Where schools typically provide a close proximity for teachers to celebrate together, social distancing has proven to be a challenge to recognize the endless hours and emotional attention educators devote continuously for their students.
Administrative staff throughout the Carson City School District, particularly from Fritsch and Seeliger elementary schools, have gone to “great lengths” to show appreciation for their teachers. Many have driven several miles and delivered appreciation care packages, signs and other bags and goodies to each individual teacher’s home. “Thank You” signs and other banners also were staked out on lawns or waved as proclamations to recognize all their hard work.
Since the teacher population covers a large geographical area ‑ many teachers live outside of Carson City in areas north, south, east and west including Reno, Sparks, Dayton, Minden, Gardnerville, South Lake Tahoe, etc. ‑ administrative teams racked up the miles to recognize each.
Additionally, online video messages from students, newsletters and drive-through donut and fruit events have all been planned or have been published for teachers.
In line with National Teacher Appreciation Week, Carson City School District Superintendent Richard Stokes provided encouraging words and appreciation in a districtwide statement to all teachers and staff:
There is no doubt that the 2020 school year will be a memorable time of our lives. For most, the conditions and experiences of the last two months have changed our personal and professional lives dramatically. We have gone from our comfortable and familiar school and personal routines to a world of change, confusion and fear. All around us, the lifestyle to which we have become accustomed has evolved at every turn. These changes have been especially notable in our professional venues and methods. Today our students stay home to attend school. Our instructional practices require interaction with our students from a remote stage. Conditions demand that we modify our techniques in order to maintain our most fundamental objective of teaching, supporting and nurturing our students.
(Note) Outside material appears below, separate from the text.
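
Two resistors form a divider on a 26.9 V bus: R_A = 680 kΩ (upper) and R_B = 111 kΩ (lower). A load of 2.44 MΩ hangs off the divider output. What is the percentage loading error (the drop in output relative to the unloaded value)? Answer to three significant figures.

The divider's output (Thévenin) resistance is R_A‖R_B = 95.42 kΩ.
Fractional drop under load = R_th/(R_th + R_L) = 95.42 / (95.42 + 2440) = 0.03764.
So the output falls by 3.76 %.

3.76 %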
I initially believed that these extraordinary times would be a brief inconvenience and life as we once knew it would return quickly. Now I find myself asking, “Is this the new normal?” While many unanswered questions remain, important constants regarding the indomitable quality of the human spirit remain and give me hope. I recognize these importance qualities in each of you, our educators. Your creativity, your tenacity, your patience and your care for others are qualities that exist in great abundance in our teachers, nurses, support staff and administrators. How grateful I am to have you as colleagues. Thank you for your service, for your care and for your encouragement to the students and families of our community.
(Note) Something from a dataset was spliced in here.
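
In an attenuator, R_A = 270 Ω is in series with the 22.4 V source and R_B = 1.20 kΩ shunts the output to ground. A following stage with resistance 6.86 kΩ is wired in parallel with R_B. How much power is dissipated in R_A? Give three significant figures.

Total resistance from the source is R_A + (R_B‖R_L) = 1291 Ω, so I = 22.4/1291 Ω = 17.35 mA.
P = I²·R_A = (17.35 mA)² × 270 Ω = 81.2 mW.

P ≈ 81.2 mW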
As we look to the future, I have great confidence we will not only prevail against the virus threat, but we will also thrive. The qualities that have carried us through difficult times in the past will continue to bless our lives as we face the present. I encourage you to continue to provide messages of encouragement and hope to our students and families. Our work is the most important of any other being done today. Thank you for being a positive influence in the lives of your students. With your skill and determination, what could be more appealing than creating a better world and a happier future?
Thanks for all you do. You are truly appreciated!”